Chacun des convives loue ce qu’il préfère.


En ce moment, le jeune garçon ayant accordé la cithare sur la flûte, se met à jouer de son instrument et à chanter. Tout le monde applaudit. Alors Charmide : « Pour moi, mes amis, dit-il, je crois, comme Socrate à propos du vin, que ce mélange de jeunes sujets et de sons endort les chagrins et éveille l’amour. » Socrate, de son côté, reprenant la parole : « Il me semble, mes amis, dit-il, que ces gens sont en état de nous divertir ; mais je suis sûr que nous pensons valoir mieux qu’eux.

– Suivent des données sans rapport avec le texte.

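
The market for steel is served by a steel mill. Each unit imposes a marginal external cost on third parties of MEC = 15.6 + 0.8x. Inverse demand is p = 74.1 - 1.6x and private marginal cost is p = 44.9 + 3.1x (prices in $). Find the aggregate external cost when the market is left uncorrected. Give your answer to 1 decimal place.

Market equilibrium (private): 44.9 + 3.1x = 74.1 - 1.6x → x_m = 6.2128.
Total external cost = ∫₀^{x_m} (15.6 + 0.8x) dx = 15.6×6.2128 + ½×0.8×6.2128² = 112.3592.

$112.4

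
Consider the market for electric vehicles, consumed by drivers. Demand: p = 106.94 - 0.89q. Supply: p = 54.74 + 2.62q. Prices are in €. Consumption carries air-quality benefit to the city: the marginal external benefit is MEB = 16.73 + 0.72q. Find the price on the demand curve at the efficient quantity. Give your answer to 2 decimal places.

Social marginal benefit = demand + MEB = 123.67 - 0.17q.
Set SMB = MC: 123.67 - 0.17q = 54.74 + 2.62q → q* = 24.7061.
Consumer price on the demand curve at q*: 106.94 − 0.89×24.7061 = 84.9516.

P = €84.95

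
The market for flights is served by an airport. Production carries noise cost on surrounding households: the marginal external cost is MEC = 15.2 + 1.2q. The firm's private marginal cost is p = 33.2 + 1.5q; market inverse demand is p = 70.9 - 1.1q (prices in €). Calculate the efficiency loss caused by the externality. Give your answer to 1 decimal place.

DWL = €139.8

Market equilibrium (private): 33.2 + 1.5q = 70.9 - 1.1q → q_m = 14.5000.
Social marginal cost = private MC + MEC = 48.4 + 2.7q.
Set SMC = demand: 48.4 + 2.7q = 70.9 - 1.1q → q* = 5.9211.
The loss is the area between SMC and demand from q* to q_m; with linear curves that's a triangle of height MEC(q_m).
DWL = ½ × 8.5789 × 32.6000 = 139.8361.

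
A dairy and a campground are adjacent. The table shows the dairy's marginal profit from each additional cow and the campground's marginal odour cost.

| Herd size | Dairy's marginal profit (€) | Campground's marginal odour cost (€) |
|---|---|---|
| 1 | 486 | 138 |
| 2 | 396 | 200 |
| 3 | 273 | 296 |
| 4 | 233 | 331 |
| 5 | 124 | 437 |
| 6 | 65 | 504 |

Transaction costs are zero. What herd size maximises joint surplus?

Bargaining reaches the level where marginal profit last exceeds marginal odour cost.
That holds through level 2 (396 ≥ 200) but not at 3 (273 < 296).

2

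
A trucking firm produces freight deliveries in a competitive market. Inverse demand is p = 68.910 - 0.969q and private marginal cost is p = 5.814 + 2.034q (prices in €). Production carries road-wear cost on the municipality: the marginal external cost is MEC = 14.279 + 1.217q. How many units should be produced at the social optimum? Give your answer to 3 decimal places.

q* = 11.568

Social marginal cost = private MC + MEC = 20.093 + 3.251q.
Set SMC = demand: 20.093 + 3.251q = 68.910 - 0.969q → q* = 11.5680.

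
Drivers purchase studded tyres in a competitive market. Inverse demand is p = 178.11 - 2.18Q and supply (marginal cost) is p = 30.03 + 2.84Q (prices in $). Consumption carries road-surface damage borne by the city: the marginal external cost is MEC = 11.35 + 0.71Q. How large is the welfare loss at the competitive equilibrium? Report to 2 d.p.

DWL = $91.00

Market equilibrium (private): 30.03 + 2.84Q = 178.11 - 2.18Q → Q_m = 29.4980.
Social marginal benefit = demand − MEC = 166.76 - 2.89Q.
Set SMB = MC: 166.76 - 2.89Q = 30.03 + 2.84Q → Q* = 23.8621.
The loss is the area between SMB and MC from Q* to Q_m; with linear curves that's a triangle of height MEC(Q_m).
DWL = ½ × 5.6359 × 32.2936 = 91.0018.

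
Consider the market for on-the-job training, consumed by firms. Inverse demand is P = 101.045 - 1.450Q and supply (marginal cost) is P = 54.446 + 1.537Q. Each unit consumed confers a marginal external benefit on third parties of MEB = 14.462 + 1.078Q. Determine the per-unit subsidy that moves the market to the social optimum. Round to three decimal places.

subsidy = 48.943 per unit

Social marginal benefit = demand + MEB = 115.507 - 0.372Q.
Set SMB = MC: 115.507 - 0.372Q = 54.446 + 1.537Q → Q* = 31.9859.
The Pigouvian subsidy equals MEB at Q*: 14.462 + 1.078×31.9859 = 48.9428.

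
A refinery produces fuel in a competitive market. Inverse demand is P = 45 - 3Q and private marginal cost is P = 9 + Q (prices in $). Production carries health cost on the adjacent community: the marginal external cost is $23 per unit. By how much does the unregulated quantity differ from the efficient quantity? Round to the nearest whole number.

6 units

Market equilibrium (private): 9 + Q = 45 - 3Q → Q_m = 9.0000.
Social marginal cost = private MC + MEC = 32 + Q.
Set SMC = demand: 32 + Q = 45 - 3Q → Q* = 3.2500.
Gap = |9.0000 − 3.2500| = 5.7500.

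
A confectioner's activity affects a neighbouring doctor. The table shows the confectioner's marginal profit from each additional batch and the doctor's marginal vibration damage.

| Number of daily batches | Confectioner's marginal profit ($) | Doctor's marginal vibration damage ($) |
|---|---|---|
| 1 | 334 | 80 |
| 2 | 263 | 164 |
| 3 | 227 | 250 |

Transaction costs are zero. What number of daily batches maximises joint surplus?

Bargaining reaches the level where marginal profit last exceeds marginal vibration damage.
That holds through level 2 (263 ≥ 164) but not at 3 (227 < 250).

2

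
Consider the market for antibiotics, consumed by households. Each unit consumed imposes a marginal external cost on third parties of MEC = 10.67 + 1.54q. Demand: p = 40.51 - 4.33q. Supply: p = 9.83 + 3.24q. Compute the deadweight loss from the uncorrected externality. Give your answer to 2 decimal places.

Market equilibrium (private): 9.83 + 3.24q = 40.51 - 4.33q → q_m = 4.0528.
Social marginal benefit = demand − MEC = 29.84 - 5.87q.
Set SMB = MC: 29.84 - 5.87q = 9.83 + 3.24q → q* = 2.1965.
The loss is the area between SMB and MC from q* to q_m; with linear curves that's a triangle of height MEC(q_m).
DWL = ½ × 1.8563 × 16.9114 = 15.6963.

DWL = 15.70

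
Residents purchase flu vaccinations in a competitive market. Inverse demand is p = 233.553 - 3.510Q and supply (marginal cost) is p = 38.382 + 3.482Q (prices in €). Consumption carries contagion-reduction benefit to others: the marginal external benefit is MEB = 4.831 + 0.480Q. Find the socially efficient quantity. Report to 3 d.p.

Social marginal benefit = demand + MEB = 238.384 - 3.030Q.
Set SMB = MC: 238.384 - 3.030Q = 38.382 + 3.482Q → Q* = 30.7128.

Q* = 30.713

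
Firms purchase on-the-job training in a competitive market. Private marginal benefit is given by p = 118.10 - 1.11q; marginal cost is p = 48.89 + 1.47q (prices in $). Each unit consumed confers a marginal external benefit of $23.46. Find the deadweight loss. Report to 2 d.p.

DWL = $106.66

Market equilibrium (private): 48.89 + 1.47q = 118.10 - 1.11q → q_m = 26.8256.
Social marginal benefit = demand + MEB = 141.56 - 1.11q.
Set SMB = MC: 141.56 - 1.11q = 48.89 + 1.47q → q* = 35.9186.
The loss is the area between SMB and MC from q* to q_m; with linear curves that's a triangle of height MEB(q_m).
DWL = ½ × 9.0930 × 23.4600 = 106.6609.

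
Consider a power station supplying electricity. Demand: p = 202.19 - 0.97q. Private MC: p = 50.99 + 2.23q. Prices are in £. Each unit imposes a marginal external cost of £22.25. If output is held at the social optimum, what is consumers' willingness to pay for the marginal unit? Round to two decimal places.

Social marginal cost = private MC + MEC = 73.24 + 2.23q.
Set SMC = demand: 73.24 + 2.23q = 202.19 - 0.97q → q* = 40.2969.
Consumer price on the demand curve at q*: 202.19 − 0.97×40.2969 = 163.1020.

P = £163.10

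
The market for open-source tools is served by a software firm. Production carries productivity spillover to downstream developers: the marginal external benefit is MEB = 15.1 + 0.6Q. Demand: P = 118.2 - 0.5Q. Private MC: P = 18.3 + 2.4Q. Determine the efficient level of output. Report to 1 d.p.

Social marginal cost = private MC − MEB = 3.2 + 1.8Q.
Set SMC = demand: 3.2 + 1.8Q = 118.2 - 0.5Q → Q* = 50.0000.

Q* = 50.0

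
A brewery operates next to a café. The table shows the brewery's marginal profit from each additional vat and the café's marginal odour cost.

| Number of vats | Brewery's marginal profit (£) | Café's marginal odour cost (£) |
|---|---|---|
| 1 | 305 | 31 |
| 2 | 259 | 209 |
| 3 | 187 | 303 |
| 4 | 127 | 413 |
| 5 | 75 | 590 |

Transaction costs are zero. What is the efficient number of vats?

2

Bargaining reaches the level where marginal profit last exceeds marginal odour cost.
That holds through level 2 (259 ≥ 209) but not at 3 (187 < 303).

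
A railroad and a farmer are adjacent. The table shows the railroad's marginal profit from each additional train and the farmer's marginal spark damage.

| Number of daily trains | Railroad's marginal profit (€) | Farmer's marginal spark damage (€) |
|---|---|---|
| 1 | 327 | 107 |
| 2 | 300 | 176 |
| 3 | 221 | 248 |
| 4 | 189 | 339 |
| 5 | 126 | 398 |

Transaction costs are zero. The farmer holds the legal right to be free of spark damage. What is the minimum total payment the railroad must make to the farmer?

Efficient level: marginal profit ≥ marginal spark damage through level 2, so k* = 2.
With the farmer holding the right, the railroad must at least compensate total damage at k*: 107 + 176 = 283.

€283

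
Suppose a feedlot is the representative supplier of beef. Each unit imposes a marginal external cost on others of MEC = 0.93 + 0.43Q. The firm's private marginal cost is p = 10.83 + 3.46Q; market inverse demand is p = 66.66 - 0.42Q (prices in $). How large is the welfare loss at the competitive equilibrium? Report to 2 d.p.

DWL = $5.88

Market equilibrium (private): 10.83 + 3.46Q = 66.66 - 0.42Q → Q_m = 14.3892.
Social marginal cost = private MC + MEC = 11.76 + 3.89Q.
Set SMC = demand: 11.76 + 3.89Q = 66.66 - 0.42Q → Q* = 12.7378.
The loss is the area between SMC and demand from Q* to Q_m; with linear curves that's a triangle of height MEC(Q_m).
DWL = ½ × 1.6514 × 7.1173 = 5.8768.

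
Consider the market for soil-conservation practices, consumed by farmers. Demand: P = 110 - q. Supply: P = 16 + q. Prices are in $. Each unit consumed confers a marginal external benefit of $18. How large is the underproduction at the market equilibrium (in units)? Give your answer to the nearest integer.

Market equilibrium (private): 16 + q = 110 - q → q_m = 47.0000.
Social marginal benefit = demand + MEB = 128 - q.
Set SMB = MC: 128 - q = 16 + q → q* = 56.0000.
Gap = |47.0000 − 56.0000| = 9.0000.

9 units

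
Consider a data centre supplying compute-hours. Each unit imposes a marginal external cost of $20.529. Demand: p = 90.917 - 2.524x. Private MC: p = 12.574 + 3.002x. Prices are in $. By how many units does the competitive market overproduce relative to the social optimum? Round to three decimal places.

3.715 units

Market equilibrium (private): 12.574 + 3.002x = 90.917 - 2.524x → x_m = 14.1772.
Social marginal cost = private MC + MEC = 33.103 + 3.002x.
Set SMC = demand: 33.103 + 3.002x = 90.917 - 2.524x → x* = 10.4622.
Gap = |14.1772 − 10.4622| = 3.7150.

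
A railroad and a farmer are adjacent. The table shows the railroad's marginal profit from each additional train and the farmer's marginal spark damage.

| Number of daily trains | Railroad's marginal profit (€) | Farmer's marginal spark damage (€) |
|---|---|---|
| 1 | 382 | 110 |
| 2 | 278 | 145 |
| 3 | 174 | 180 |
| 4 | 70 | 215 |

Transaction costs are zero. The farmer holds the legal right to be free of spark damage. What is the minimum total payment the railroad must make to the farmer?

Efficient level: marginal profit ≥ marginal spark damage through level 2, so k* = 2.
With the farmer holding the right, the railroad must at least compensate total damage at k*: 110 + 145 = 255.

€255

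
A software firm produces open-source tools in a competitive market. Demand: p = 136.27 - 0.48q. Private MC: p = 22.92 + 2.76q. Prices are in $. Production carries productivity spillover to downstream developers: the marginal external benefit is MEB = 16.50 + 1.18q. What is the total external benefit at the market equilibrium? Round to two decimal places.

Market equilibrium (private): 22.92 + 2.76q = 136.27 - 0.48q → q_m = 34.9846.
Total external benefit = ∫₀^{q_m} (16.50 + 1.18q) dq = 16.50×34.9846 + ½×1.18×34.9846² = 1299.3600.

$1299.36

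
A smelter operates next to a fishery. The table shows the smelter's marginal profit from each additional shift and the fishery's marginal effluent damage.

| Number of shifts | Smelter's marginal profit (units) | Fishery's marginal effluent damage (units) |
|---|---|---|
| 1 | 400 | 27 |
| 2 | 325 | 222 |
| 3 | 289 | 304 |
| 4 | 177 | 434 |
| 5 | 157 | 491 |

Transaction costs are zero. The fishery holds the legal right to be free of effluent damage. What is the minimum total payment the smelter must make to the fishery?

Efficient level: marginal profit ≥ marginal effluent damage through level 2, so k* = 2.
With the fishery holding the right, the smelter must at least compensate total damage at k*: 27 + 222 = 249.

249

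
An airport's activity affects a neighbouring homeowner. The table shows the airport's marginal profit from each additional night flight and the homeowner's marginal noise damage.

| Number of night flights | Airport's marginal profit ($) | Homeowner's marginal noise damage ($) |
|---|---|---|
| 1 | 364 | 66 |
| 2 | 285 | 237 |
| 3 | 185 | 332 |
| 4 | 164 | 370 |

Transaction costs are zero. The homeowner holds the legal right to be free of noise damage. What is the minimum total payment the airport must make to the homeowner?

Efficient level: marginal profit ≥ marginal noise damage through level 2, so k* = 2.
With the homeowner holding the right, the airport must at least compensate total damage at k*: 66 + 237 = 303.

$303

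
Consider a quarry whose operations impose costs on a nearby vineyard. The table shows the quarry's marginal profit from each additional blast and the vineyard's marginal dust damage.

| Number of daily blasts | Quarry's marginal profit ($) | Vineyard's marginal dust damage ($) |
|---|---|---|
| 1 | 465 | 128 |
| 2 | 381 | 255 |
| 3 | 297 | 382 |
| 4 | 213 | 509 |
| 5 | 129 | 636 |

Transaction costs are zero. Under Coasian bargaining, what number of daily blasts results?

Bargaining reaches the level where marginal profit last exceeds marginal dust damage.
That holds through level 2 (381 ≥ 255) but not at 3 (297 < 382).

2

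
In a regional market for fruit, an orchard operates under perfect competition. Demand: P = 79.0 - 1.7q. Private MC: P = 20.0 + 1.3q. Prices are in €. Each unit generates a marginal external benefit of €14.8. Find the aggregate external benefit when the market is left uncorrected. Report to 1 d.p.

Market equilibrium (private): 20.0 + 1.3q = 79.0 - 1.7q → q_m = 19.6667.
Total external benefit = MEB × q_m = 14.8 × 19.6667 = 291.0672.

€291.1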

Ne serait-il pas honteux, nous trouvant réunis, de ne pas essayer de nous être utiles aussi bien qu’agréables ? — Eh bien, s’écrient plusieurs des convives, indique-nous quels discours nous devons aborder qui produisent cet effet. — Pour ma part, dit Socrate, je désirerais fort que Callias nous tînt parole ; car il nous assurait que, si nous soupions ensemble, il nous donnerait un échantillon de son savoir. — Volontiers, pourvu que vous tous veniez mettre en commun ce que chacun sait de bon. — Il n’y a personne ici, répliqua Socrate, qui se refuse à dire ce qu’il croit le plus avantageux pour les autres. — Pour moi, reprit Callias, je vais vous faire part d’une connaissance que je prise fort : je me crois capable de rendre les hommes meilleurs. » Alors Antisthène : « Sera-ce en leur enseignant un art manuel ou la probité ? — Oui, si la probité fait partie de la justice. — Par Jupiter, dit Antisthène, c’est une vertu qui ne prête point à la controverse : quelquefois le courage et la prudence semblent nuisibles à nos amis et à l’État, mais la justice ne s’associe jamais à l’injustice[1]. — Lors donc, reprit Callias, que chacun de nous aura dit ce qu’il sait d’utile, moi aussi je me ferai un plaisir de vous révéler le secret de mon art et ce qu’il opère. Mais toi, Nicératus, dis-nous quelle est la science qui te rend fier. — Mon père, dit Nicératus, désirant que je devinsse honnête homme, m’a forcé à apprendre toutes les œuvres d’Homère, et je pourrais en ce moment vous réciter l’Iliade tout entière ainsi que l’Odyssée.

  1. Il y a dans tout ce passage quelque obscurité, probablement une lacune dans le texte.